Always validate and sanitize user input before inserting it into MongoDB, especially when the input comes from a public endpoint, since HTTP requests should be treated as untrusted by default. Proper validation ensures required fields are present and have the correct data types, while sanitization prevents malformed data, unexpected structures, or NoSQL injection (e.g. $gt, $ne) from reaching the database.

Additionally, if you store sensitive data, such as passwords, never store it in plaintext. Always hash them with an algorithm, such as bcrypt.

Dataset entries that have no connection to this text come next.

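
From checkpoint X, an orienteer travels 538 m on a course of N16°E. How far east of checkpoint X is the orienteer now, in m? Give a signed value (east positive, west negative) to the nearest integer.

148 m

Leg 1 (N16°E, 538 m): east 538 sin 16° = 148.29, north 538 cos 16° = 517.16
Net east component: 148.29 m.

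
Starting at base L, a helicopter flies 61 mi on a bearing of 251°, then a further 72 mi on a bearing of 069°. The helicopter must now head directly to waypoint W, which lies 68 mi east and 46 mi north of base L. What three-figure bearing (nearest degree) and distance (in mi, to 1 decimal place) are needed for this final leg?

056°, 70.9 mi

Leg 1 (251°, 61 mi): east 61 sin 251° = -57.68, north 61 cos 251° = -19.86
Leg 2 (069°, 72 mi): east 72 sin 69° = 67.22, north 72 cos 69° = 25.80
Current position: (9.54, 5.94). Target: (68, 46). Remaining: Δeast = 58.46, Δnorth = 40.06.
Bearing = atan2(58.46, 40.06) mod 360° = 55.58°; distance = √((58.46)² + (40.06)²) = 70.866 mi.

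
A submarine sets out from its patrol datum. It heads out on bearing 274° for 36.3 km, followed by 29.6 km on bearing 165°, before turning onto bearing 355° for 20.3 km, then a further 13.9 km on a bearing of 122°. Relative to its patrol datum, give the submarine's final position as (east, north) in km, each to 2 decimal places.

Leg 1 (274°, 36.3 km): east 36.3 sin 274° = -36.21, north 36.3 cos 274° = 2.53
Leg 2 (165°, 29.6 km): east 29.6 sin 165° = 7.66, north 29.6 cos 165° = -28.59
Leg 3 (355°, 20.3 km): east 20.3 sin 355° = -1.77, north 20.3 cos 355° = 20.22
Leg 4 (122°, 13.9 km): east 13.9 sin 122° = 11.79, north 13.9 cos 122° = -7.37
Summing: -18.53 km east, -13.20 km north → (-18.53, -13.20).

(-18.53, -13.20)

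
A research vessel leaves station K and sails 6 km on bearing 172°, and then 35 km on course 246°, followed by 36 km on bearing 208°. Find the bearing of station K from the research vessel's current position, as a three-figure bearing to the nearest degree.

043°

Leg 1 (172°, 6 km): east 6 sin 172° = 0.84, north 6 cos 172° = -5.94
Leg 2 (246°, 35 km): east 35 sin 246° = -31.97, north 35 cos 246° = -14.24
Leg 3 (208°, 36 km): east 36 sin 208° = -16.90, north 36 cos 208° = -31.79
Net displacement: -48.04 east, -51.96 north. Direction back to start is (48.04, 51.96): bearing = atan2(48.04, 51.96) mod 360° = 42.75° ≈ 043°.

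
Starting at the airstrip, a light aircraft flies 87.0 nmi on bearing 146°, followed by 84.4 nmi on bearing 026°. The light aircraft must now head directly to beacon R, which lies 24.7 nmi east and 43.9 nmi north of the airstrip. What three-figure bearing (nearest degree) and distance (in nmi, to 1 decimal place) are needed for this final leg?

303°, 73.0 nmi

Leg 1 (146°, 87.0 nmi): east 87.0 sin 146° = 48.65, north 87.0 cos 146° = -72.13
Leg 2 (026°, 84.4 nmi): east 84.4 sin 26° = 37.00, north 84.4 cos 26° = 75.86
Current position: (85.65, 3.73). Target: (24.7, 43.9). Remaining: Δeast = -60.95, Δnorth = 40.17.
Bearing = atan2(-60.95, 40.17) mod 360° = 303.39°; distance = √((-60.95)² + (40.17)²) = 72.994 nmi.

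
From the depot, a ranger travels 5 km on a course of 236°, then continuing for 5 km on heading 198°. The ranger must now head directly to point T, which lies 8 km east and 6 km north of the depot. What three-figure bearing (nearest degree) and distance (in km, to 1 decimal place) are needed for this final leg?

045°, 19.3 km

Leg 1 (236°, 5 km): east 5 sin 236° = -4.15, north 5 cos 236° = -2.80
Leg 2 (198°, 5 km): east 5 sin 198° = -1.55, north 5 cos 198° = -4.76
Current position: (-5.69, -7.55). Target: (8, 6). Remaining: Δeast = 13.69, Δnorth = 13.55.
Bearing = atan2(13.69, 13.55) mod 360° = 45.29°; distance = √((13.69)² + (13.55)²) = 19.263 km.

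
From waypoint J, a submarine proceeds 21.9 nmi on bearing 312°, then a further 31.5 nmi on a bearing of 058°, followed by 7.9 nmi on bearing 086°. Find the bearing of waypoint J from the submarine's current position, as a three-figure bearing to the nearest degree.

210°

Leg 1 (312°, 21.9 nmi): east 21.9 sin 312° = -16.27, north 21.9 cos 312° = 14.65
Leg 2 (058°, 31.5 nmi): east 31.5 sin 58° = 26.71, north 31.5 cos 58° = 16.69
Leg 3 (086°, 7.9 nmi): east 7.9 sin 86° = 7.88, north 7.9 cos 86° = 0.55
Net displacement: 18.32 east, 31.90 north. Direction back to start is (-18.32, -31.90): bearing = atan2(-18.32, -31.90) mod 360° = 209.87° ≈ 210°.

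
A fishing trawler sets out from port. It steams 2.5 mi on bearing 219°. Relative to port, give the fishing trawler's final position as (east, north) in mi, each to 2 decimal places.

(-1.57, -1.94)

Leg 1 (219°, 2.5 mi): east 2.5 sin 219° = -1.57, north 2.5 cos 219° = -1.94
Summing: -1.57 mi east, -1.94 mi north → (-1.57, -1.94).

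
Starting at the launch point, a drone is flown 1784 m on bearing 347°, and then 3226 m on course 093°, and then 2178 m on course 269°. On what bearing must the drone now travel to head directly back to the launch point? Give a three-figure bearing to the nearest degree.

203°

Leg 1 (347°, 1784 m): east 1784 sin 347° = -401.31, north 1784 cos 347° = 1738.28
Leg 2 (093°, 3226 m): east 3226 sin 93° = 3221.58, north 3226 cos 93° = -168.84
Leg 3 (269°, 2178 m): east 2178 sin 269° = -2177.67, north 2178 cos 269° = -38.01
Net displacement: 642.60 east, 1531.43 north. Direction back to start is (-642.60, -1531.43): bearing = atan2(-642.60, -1531.43) mod 360° = 202.76° ≈ 203°.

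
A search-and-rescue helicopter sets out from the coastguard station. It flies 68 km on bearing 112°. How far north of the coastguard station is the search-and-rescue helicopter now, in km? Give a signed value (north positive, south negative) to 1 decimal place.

-25.5 km

Leg 1 (112°, 68 km): east 68 sin 112° = 63.05, north 68 cos 112° = -25.47
Net north component: -25.47 km.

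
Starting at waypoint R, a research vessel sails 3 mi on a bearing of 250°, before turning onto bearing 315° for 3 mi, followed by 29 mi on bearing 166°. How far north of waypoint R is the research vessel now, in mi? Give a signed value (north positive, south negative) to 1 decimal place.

Leg 1 (250°, 3 mi): east 3 sin 250° = -2.82, north 3 cos 250° = -1.03
Leg 2 (315°, 3 mi): east 3 sin 315° = -2.12, north 3 cos 315° = 2.12
Leg 3 (166°, 29 mi): east 29 sin 166° = 7.02, north 29 cos 166° = -28.14
Net north component: -27.04 mi.

-27.0 mi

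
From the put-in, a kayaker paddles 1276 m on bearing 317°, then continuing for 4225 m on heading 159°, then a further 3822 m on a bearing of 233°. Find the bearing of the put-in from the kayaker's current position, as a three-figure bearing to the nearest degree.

Leg 1 (317°, 1276 m): east 1276 sin 317° = -870.23, north 1276 cos 317° = 933.21
Leg 2 (159°, 4225 m): east 4225 sin 159° = 1514.10, north 4225 cos 159° = -3944.38
Leg 3 (233°, 3822 m): east 3822 sin 233° = -3052.38, north 3822 cos 233° = -2300.14
Net displacement: -2408.51 east, -5311.31 north. Direction back to start is (2408.51, 5311.31): bearing = atan2(2408.51, 5311.31) mod 360° = 24.39° ≈ 024°.

024°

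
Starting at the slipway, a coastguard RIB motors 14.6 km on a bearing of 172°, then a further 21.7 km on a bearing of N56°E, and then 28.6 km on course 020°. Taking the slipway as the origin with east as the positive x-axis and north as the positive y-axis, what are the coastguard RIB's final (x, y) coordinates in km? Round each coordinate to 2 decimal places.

Leg 1 (172°, 14.6 km): east 14.6 sin 172° = 2.03, north 14.6 cos 172° = -14.46
Leg 2 (N56°E, 21.7 km): east 21.7 sin 56° = 17.99, north 21.7 cos 56° = 12.13
Leg 3 (020°, 28.6 km): east 28.6 sin 20° = 9.78, north 28.6 cos 20° = 26.88
Summing: 29.80 km east, 24.55 km north → (29.80, 24.55).

(29.80, 24.55)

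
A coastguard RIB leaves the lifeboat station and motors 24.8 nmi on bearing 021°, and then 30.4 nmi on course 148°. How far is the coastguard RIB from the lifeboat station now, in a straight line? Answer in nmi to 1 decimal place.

25.1 nmi

Leg 1 (021°, 24.8 nmi): east 24.8 sin 21° = 8.89, north 24.8 cos 21° = 23.15
Leg 2 (148°, 30.4 nmi): east 30.4 sin 148° = 16.11, north 30.4 cos 148° = -25.78
Net: 25.00 east, -2.63 north. Distance = √((25.00)² + (-2.63)²) = 25.135 nmi.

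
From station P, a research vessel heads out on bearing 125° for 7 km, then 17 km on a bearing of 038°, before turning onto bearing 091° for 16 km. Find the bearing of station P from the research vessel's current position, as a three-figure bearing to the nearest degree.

Leg 1 (125°, 7 km): east 7 sin 125° = 5.73, north 7 cos 125° = -4.02
Leg 2 (038°, 17 km): east 17 sin 38° = 10.47, north 17 cos 38° = 13.40
Leg 3 (091°, 16 km): east 16 sin 91° = 16.00, north 16 cos 91° = -0.28
Net displacement: 32.20 east, 9.10 north. Direction back to start is (-32.20, -9.10): bearing = atan2(-32.20, -9.10) mod 360° = 254.22° ≈ 254°.

254°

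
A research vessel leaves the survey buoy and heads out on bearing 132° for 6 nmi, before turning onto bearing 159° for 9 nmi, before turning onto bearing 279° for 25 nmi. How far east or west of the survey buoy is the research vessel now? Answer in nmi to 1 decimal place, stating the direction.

Leg 1 (132°, 6 nmi): east 6 sin 132° = 4.46, north 6 cos 132° = -4.01
Leg 2 (159°, 9 nmi): east 9 sin 159° = 3.23, north 9 cos 159° = -8.40
Leg 3 (279°, 25 nmi): east 25 sin 279° = -24.69, north 25 cos 279° = 3.91
Net east component: -17.01 nmi.

17.0 nmi west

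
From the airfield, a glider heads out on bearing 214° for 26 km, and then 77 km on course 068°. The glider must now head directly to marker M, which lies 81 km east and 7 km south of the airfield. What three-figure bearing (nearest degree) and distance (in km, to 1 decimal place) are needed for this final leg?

121°, 28.1 km

Leg 1 (214°, 26 km): east 26 sin 214° = -14.54, north 26 cos 214° = -21.55
Leg 2 (068°, 77 km): east 77 sin 68° = 71.39, north 77 cos 68° = 28.84
Current position: (56.85, 7.29). Target: (81, -7). Remaining: Δeast = 24.15, Δnorth = -14.29.
Bearing = atan2(24.15, -14.29) mod 360° = 120.62°; distance = √((24.15)² + (-14.29)²) = 28.057 km.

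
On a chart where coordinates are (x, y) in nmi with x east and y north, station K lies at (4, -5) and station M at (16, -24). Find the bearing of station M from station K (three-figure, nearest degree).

148°

Δeast = 16 − 4 = 12.00; Δnorth = -24 − -5 = -19.00.
Bearing = atan2(Δeast, Δnorth) mod 360° = 147.72° ≈ 148°.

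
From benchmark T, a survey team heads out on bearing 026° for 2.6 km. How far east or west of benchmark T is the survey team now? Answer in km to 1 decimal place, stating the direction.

Leg 1 (026°, 2.6 km): east 2.6 sin 26° = 1.14, north 2.6 cos 26° = 2.34
Net east component: 1.14 km.

1.1 km east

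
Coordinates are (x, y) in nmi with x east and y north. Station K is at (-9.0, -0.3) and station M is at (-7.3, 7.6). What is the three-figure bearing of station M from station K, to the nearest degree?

Δeast = -7.3 − -9.0 = 1.70; Δnorth = 7.6 − -0.3 = 7.90.
Bearing = atan2(Δeast, Δnorth) mod 360° = 12.14° ≈ 012°.

012°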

This protects data integrity, reduces security risks, and keeps your MongoDB collections consistent and secure, even when accessed.

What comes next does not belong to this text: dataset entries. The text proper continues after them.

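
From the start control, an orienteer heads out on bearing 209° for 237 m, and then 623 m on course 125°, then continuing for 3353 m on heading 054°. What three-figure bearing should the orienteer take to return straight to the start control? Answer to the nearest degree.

246°

Leg 1 (209°, 237 m): east 237 sin 209° = -114.90, north 237 cos 209° = -207.28
Leg 2 (125°, 623 m): east 623 sin 125° = 510.33, north 623 cos 125° = -357.34
Leg 3 (054°, 3353 m): east 3353 sin 54° = 2712.63, north 3353 cos 54° = 1970.84
Net displacement: 3108.07 east, 1406.22 north. Direction back to start is (-3108.07, -1406.22): bearing = atan2(-3108.07, -1406.22) mod 360° = 245.66° ≈ 246°.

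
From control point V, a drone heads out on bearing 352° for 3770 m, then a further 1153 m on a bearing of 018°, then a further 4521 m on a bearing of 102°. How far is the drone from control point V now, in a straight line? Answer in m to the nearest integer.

5764 m

Leg 1 (352°, 3770 m): east 3770 sin 352° = -524.68, north 3770 cos 352° = 3733.31
Leg 2 (018°, 1153 m): east 1153 sin 18° = 356.30, north 1153 cos 18° = 1096.57
Leg 3 (102°, 4521 m): east 4521 sin 102° = 4422.21, north 4521 cos 102° = -939.97
Net: 4253.82 east, 3889.91 north. Distance = √((4253.82)² + (3889.91)²) = 5764.233 m.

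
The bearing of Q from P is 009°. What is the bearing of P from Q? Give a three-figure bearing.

Back-bearing = 009° + 180° = 189°.

189°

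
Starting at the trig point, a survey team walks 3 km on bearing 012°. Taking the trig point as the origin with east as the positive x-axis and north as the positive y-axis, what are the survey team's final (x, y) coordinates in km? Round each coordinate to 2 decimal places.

Leg 1 (012°, 3 km): east 3 sin 12° = 0.62, north 3 cos 12° = 2.93
Summing: 0.62 km east, 2.93 km north → (0.62, 2.93).

(0.62, 2.93)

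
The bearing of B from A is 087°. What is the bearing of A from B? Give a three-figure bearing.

267°

Back-bearing = 087° + 180° = 267°.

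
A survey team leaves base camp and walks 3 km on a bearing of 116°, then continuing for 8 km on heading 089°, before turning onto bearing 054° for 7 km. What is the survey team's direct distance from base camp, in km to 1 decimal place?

16.6 km

Leg 1 (116°, 3 km): east 3 sin 116° = 2.70, north 3 cos 116° = -1.32
Leg 2 (089°, 8 km): east 8 sin 89° = 8.00, north 8 cos 89° = 0.14
Leg 3 (054°, 7 km): east 7 sin 54° = 5.66, north 7 cos 54° = 4.11
Net: 16.36 east, 2.94 north. Distance = √((16.36)² + (2.94)²) = 16.620 km.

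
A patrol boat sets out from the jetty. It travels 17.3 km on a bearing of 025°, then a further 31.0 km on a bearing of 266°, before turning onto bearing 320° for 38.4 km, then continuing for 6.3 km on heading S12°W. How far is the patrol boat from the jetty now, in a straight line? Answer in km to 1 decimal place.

Leg 1 (025°, 17.3 km): east 17.3 sin 25° = 7.31, north 17.3 cos 25° = 15.68
Leg 2 (266°, 31.0 km): east 31.0 sin 266° = -30.92, north 31.0 cos 266° = -2.16
Leg 3 (320°, 38.4 km): east 38.4 sin 320° = -24.68, north 38.4 cos 320° = 29.42
Leg 4 (S12°W, 6.3 km): east 6.3 sin 192° = -1.31, north 6.3 cos 192° = -6.16
Net: -49.61 east, 36.77 north. Distance = √((-49.61)² + (36.77)²) = 61.748 km.

61.7 km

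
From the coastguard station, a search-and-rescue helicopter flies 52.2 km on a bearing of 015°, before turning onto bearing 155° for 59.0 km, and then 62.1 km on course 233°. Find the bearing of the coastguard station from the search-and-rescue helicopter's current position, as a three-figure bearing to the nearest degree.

Leg 1 (015°, 52.2 km): east 52.2 sin 15° = 13.51, north 52.2 cos 15° = 50.42
Leg 2 (155°, 59.0 km): east 59.0 sin 155° = 24.93, north 59.0 cos 155° = -53.47
Leg 3 (233°, 62.1 km): east 62.1 sin 233° = -49.60, north 62.1 cos 233° = -37.37
Net displacement: -11.15 east, -40.42 north. Direction back to start is (11.15, 40.42): bearing = atan2(11.15, 40.42) mod 360° = 15.42° ≈ 015°.

015°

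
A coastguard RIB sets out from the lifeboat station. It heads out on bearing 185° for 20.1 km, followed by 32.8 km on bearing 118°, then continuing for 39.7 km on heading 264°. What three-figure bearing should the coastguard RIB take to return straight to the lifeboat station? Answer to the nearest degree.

017°

Leg 1 (185°, 20.1 km): east 20.1 sin 185° = -1.75, north 20.1 cos 185° = -20.02
Leg 2 (118°, 32.8 km): east 32.8 sin 118° = 28.96, north 32.8 cos 118° = -15.40
Leg 3 (264°, 39.7 km): east 39.7 sin 264° = -39.48, north 39.7 cos 264° = -4.15
Net displacement: -12.27 east, -39.57 north. Direction back to start is (12.27, 39.57): bearing = atan2(12.27, 39.57) mod 360° = 17.23° ≈ 017°.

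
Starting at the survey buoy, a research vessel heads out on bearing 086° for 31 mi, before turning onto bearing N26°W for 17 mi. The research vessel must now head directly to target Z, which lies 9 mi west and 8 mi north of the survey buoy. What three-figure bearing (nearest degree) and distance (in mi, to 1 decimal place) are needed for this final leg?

254°, 33.8 mi

Leg 1 (086°, 31 mi): east 31 sin 86° = 30.92, north 31 cos 86° = 2.16
Leg 2 (N26°W, 17 mi): east 17 sin 334° = -7.45, north 17 cos 334° = 15.28
Current position: (23.47, 17.44). Target: (-9, 8). Remaining: Δeast = -32.47, Δnorth = -9.44.
Bearing = atan2(-32.47, -9.44) mod 360° = 253.79°; distance = √((-32.47)² + (-9.44)²) = 33.817 mi.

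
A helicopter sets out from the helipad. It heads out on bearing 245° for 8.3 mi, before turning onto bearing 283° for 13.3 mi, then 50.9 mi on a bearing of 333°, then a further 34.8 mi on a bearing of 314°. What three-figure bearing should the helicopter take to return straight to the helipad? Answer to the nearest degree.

135°

Leg 1 (245°, 8.3 mi): east 8.3 sin 245° = -7.52, north 8.3 cos 245° = -3.51
Leg 2 (283°, 13.3 mi): east 13.3 sin 283° = -12.96, north 13.3 cos 283° = 2.99
Leg 3 (333°, 50.9 mi): east 50.9 sin 333° = -23.11, north 50.9 cos 333° = 45.35
Leg 4 (314°, 34.8 mi): east 34.8 sin 314° = -25.03, north 34.8 cos 314° = 24.17
Net displacement: -68.62 east, 69.01 north. Direction back to start is (68.62, -69.01): bearing = atan2(68.62, -69.01) mod 360° = 135.16° ≈ 135°.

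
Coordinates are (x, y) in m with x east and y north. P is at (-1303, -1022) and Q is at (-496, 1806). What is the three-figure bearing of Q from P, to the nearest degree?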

Another protection layer is using Binary subtype 8. This subtype will replace its content in log files for ###. Making sure that even if someone gets access to your MongoDB logs, they will be redacted on that specific field.

python
from flask import request, jsonify
import bcrypt
from bson import Binary

@app.route("/users", methods=["POST"])
def create_user():
    payload = request.get_json(silent=True) or {}

    # Validation
    if not isinstance(payload.get("email"), str):
        return jsonify({"error": "email must be a string"}), 400
    if not isinstance(payload.get("password"), str):
        return jsonify({"error": "password must be a string"}), 400

    salt = bcrypt.gensalt()
    hashed_pwd = bcrypt.hashpw(payload["password"].encode('utf-8'), salt)

    # Sanitization
    user = {
        "email": payload["email"].strip().lower(),
        # Hash password before storing
        "password": Binary(hashed_pwd, 8),
        "is_active": bool(payload.get("is_active", True))
    }

    db.users.insert_one(user)
    return jsonify({"status": "created"}), 201

Conclusion

This article outlines best practices for using MongoDB with Flask. This is not an exhaustive list, but a few common mistakes I've seen after many consulting sessions. Hopefully, this has shed some light and will help you avoid those common mistakes. The best way to learn MongoDB is through its extensive documentation, which is comprehensive and always up to date. If you are unsure or couldn't find anything, there are always the forums and community to help out!

And as promised, here's the Cheat sheet!

Area	Best Practice	Key Action / Code Example
Setup & Structure	Configure connection via `environment variables`.	Use environment variables for credentials.
Setup & Structure	Use a single, globally shared `MongoClient`.	Instantiate `MongoClient` once in an extension and reuse it.
Setup & Structure	Separate logic (routes, repo, config).	Use Flask Blueprints for routes and dedicated repository files for database interactions.
Data Modeling	Maintain consistent field names and types.	Enforce consistency with MongoDB's `$jsonSchema` validator when required.
Data Modeling	Design model for query & access patterns.	Embed data that is read together (e.g., customer info inside the order document).
Performance	Use indexes for frequent query, filter, or sort fields.	Follow the ESR Rule for compound indexes: Equality, Sort, Range.
Performance	Use _id field for pagination.	Use `find({ _id: { $gt: last_id } }).sort({ _id: 1 }).limit(N)` to avoid large `skip` values.
Security	Validate and sanitize all user input.	Check data types and strip/lower strings before insertion.
Security	Never store sensitive data in plaintext.	Always hash passwords before saving them to the database.